Laura learned her friend had spoken to her pastor at a large Lutheran church in Phoenix about her adult daughter’s sexual orientation and her committed same-gender relationship. The pastor told her that homosexuality is wrong and also that as a mother, she had probably caused her daughter to be gay.
“People need to be who they are,” Laura said. “Our friends did not receive the same respect and support that we received in our journey of coming out as a family. I fear the church risks becoming dysfunctional or possibly irrelevant if it is unable to come to terms with accepting all of God’s children.”
After nine years of being together, establishing their careers and owning a home together, Rob and Laura’s daughter Sally and her partner began discussing the idea of having children. They attended counseling sessions at Rainbow Families, a community based non-profit organization that provides services for LGBT families and is a part of the national organization, Family Equality Council. The counseling sessions specifically seek to prepare gay partners for becoming parents. Following the counseling, the two began working with a reproductive health clinic. The first attempt failed, but the second time worked and Sally became pregnant.
“After three months into the pregnancy our daughter and her partner began announcing it to family and friends,” Laura said. “Baby showers were given and we were able to be open and receive congratulations, especially when the twin granddaughters were born.”

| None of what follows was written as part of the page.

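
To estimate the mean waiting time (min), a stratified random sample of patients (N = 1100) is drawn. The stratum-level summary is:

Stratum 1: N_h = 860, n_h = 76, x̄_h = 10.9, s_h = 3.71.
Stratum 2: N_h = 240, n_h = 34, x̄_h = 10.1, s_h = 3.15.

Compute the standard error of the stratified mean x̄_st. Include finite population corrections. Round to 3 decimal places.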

Their birth was announced in Rob and Laura’s church newsletter just like that of any other grandchildren. Sally and her partner also found a Saint Paul Lutheran church with an openly gay
pastor and a diverse, welcoming environment. They both joined, and Sally’s partner was baptized and confirmed as an adult. The twins were baptized there in a worship service with many of Rob and Laura’s extended family present.
“It was all pretty exciting,” Laura said.

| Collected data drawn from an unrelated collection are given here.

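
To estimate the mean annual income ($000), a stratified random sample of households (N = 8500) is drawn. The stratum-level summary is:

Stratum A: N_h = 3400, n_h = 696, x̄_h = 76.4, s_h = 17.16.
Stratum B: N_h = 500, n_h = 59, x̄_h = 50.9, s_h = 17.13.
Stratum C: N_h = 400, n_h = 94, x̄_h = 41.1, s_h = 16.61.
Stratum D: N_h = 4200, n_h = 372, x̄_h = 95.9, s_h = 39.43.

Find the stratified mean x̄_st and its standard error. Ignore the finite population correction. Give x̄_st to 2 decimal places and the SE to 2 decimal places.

x̄_st ≈ 82.87, SE ≈ 1.05

x̄_st = Σ W_h x̄_h = (3400·76.4 + 500·50.9 + 400·41.1 + 4200·95.9)/8500 = 82.87412
V̂(x̄_st) = Σ W_h² s_h²/n_h, with W_h = N_h/N and N = 8500:
  stratum A: (3400/8500)²·17.16²/696 = 0.0676932
  stratum B: (500/8500)²·17.13²/59 = 0.0172094
  stratum C: (400/8500)²·16.61²/94 = 0.0064997
  stratum D: (4200/8500)²·39.43²/372 = 1.0204
V̂(x̄_st) = 1.1118
SE(x̄_st) = √1.1118 = 1.05442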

When the twins became two years old, Sally’s partner legally adopted them. Now they have two parents: a birth mom and an adopted mom. Sally and her family live an hour from the Twin Cities and cannot attend the Saint Paul church regularly. They have tried to find a church in their community that is as welcoming, but have not yet been able to. They do attend a local Lutheran church with several thousand members where right now they feel it’s best to stay pretty anonymous, which saddens both Rob and Laura. Rob and Laura have been anything but
anonymous in their church.
“When our church asked me to be the president of the congregation, I felt OK accepting the position because the congregation had specifically taken steps to become a welcoming RIC
church. I had an open, honest relationship with our pastors,” Laura said. “They knew all about our daughter, and my leadership wasn’t a problem for them.”

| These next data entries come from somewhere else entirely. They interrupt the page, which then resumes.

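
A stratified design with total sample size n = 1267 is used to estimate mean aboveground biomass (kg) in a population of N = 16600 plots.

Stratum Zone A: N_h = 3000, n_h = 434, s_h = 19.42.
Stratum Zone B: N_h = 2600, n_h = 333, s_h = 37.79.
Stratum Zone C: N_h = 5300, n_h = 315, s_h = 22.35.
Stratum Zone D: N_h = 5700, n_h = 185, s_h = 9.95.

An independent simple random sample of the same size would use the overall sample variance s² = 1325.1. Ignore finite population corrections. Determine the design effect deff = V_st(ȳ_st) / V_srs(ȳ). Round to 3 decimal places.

deff ≈ 0.343

V̂(ȳ_st) = Σ W_h² s_h²/n_h, with W_h = N_h/N and N = 16600:
  stratum Zone A: (3000/16600)²·19.42²/434 = 0.0283815
  stratum Zone B: (2600/16600)²·37.79²/333 = 0.105206
  stratum Zone C: (5300/16600)²·22.35²/315 = 0.161652
  stratum Zone D: (5700/16600)²·9.95²/185 = 0.0630969
V_st = 0.358336
V_srs = s²/n = 1325.1/1267 = 1.04586
deff = V_st / V_srs = 0.358336/1.04586 = 0.3426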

Even though Laura and Rob’s church became RIC a few years ago and issued a statement of welcome to LGBT people and their families, the church has not yet been able to agree to ordain a highly qualified youth and family minister who has been on staff for the past several years and who is in a same-gender relationship.
“The issue of ordaining her came up three years ago, but some members were very troubled and bothered about the issue, and it has yet to be brought to a congregational vote,” Laura said. “It has been difficult to this day, and the issue is still unresolved and troubling. Some members say they don’t want to go against the ELCA church policies and teachings; others say our church doesn’t have enough money to call and ordain another minister. Whatever the reasons, some members seem to be using excuses not to move forward.”
“It just breaks my heart to see someone so qualified and ready for a call but we can’t officially ordain her,” Laura says. “Our journey of coming out has taught us that the path to wholeness is through acceptance and understanding.”